Fig. 8.

Amino acid substitutions in the MESA MEC motif disrupt binding to ankyrin.

A. Split-luciferase assay. The 12 single amino acid substitutions described in Fig. 6 were in vitro translated in wheat germ extracts as fusions to C-Fluc and tested for their interaction with N-FLuc-tagged ankyrin fragment 3 in the split-luciferase assay. Assays were initiated by addition of N-FLuc-ankyrin to samples containing C-FLuc-MESA MEC construct and luciferase substrate in binding buffer. The graph shows the mean luciferase activity (± S.D.) derived by subtracting the initial luciferase value from the third measurement (see Supplementary Fig. 3 for relative luciferase activity versus time for each sample) and normalizing the data to wild type MESA MEC, which was set to 100 (n = 8, from three independent experiments). Statistical significance was determined by one-way ANOVA with multiple comparisons to wild type MESA MEC motif using Graphpad Prism 6 software. * p value ≤ 0.01, ** p value ≤ 0.001, *** p value ≤ 0.0001.

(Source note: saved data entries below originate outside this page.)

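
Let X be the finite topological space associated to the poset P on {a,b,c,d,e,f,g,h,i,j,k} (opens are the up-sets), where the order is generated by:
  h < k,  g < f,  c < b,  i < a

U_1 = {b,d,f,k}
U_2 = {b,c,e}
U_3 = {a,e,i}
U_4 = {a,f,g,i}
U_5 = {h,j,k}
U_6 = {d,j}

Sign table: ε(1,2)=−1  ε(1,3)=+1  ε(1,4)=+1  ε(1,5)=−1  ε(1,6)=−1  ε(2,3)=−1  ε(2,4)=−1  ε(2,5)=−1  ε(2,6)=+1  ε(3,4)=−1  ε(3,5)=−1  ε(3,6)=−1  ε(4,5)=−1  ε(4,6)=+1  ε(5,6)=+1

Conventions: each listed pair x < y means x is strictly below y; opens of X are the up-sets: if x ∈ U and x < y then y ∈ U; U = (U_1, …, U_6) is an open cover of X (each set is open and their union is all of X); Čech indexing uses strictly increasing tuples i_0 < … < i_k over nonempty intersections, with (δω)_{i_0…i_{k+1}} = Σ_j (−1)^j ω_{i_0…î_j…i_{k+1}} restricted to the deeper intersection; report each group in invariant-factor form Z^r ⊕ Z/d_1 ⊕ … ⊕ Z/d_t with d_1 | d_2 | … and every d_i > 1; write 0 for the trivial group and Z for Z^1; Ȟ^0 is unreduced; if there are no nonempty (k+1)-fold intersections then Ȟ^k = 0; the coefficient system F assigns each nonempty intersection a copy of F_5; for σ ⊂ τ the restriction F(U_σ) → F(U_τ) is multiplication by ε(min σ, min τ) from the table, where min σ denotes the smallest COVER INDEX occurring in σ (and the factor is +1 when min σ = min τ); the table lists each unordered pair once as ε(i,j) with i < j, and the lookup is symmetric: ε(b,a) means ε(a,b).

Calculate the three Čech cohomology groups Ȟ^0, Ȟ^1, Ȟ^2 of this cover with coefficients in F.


Ȟ^0(U;F) ≅ 0, Ȟ^1(U;F) ≅ Z/5 and Ȟ^2(U;F) ≅ 0

cover nerve:
  U12={b} U14={f} U15={k} U16={d} U23={e} U34={a,i} U56={j}
C dims 6,7; δ0: rk_F5 6
Ȟ^0: (6−6)−0=0 ⇒ 0
Ȟ^1: (7−0)−6=1 ⇒ Z/5
Ȟ^2: (0−0)−0=0 ⇒ 0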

B. IOV binding. C-FLuc-MESA MEC motif mutants were tested for binding to erythrocyte IOVs as described in the legend to Fig. 6. Upper blot shows a western blot analysis of IOV-bound 3X-FLAG and C-FLuc-tagged MESA MEC mutants; middle blot, erythrocyte actin, which serves as a loading control for the amount of IOVs present in each sample; lower blot, amount of C-FLuc construct added to each IOV-binding reaction.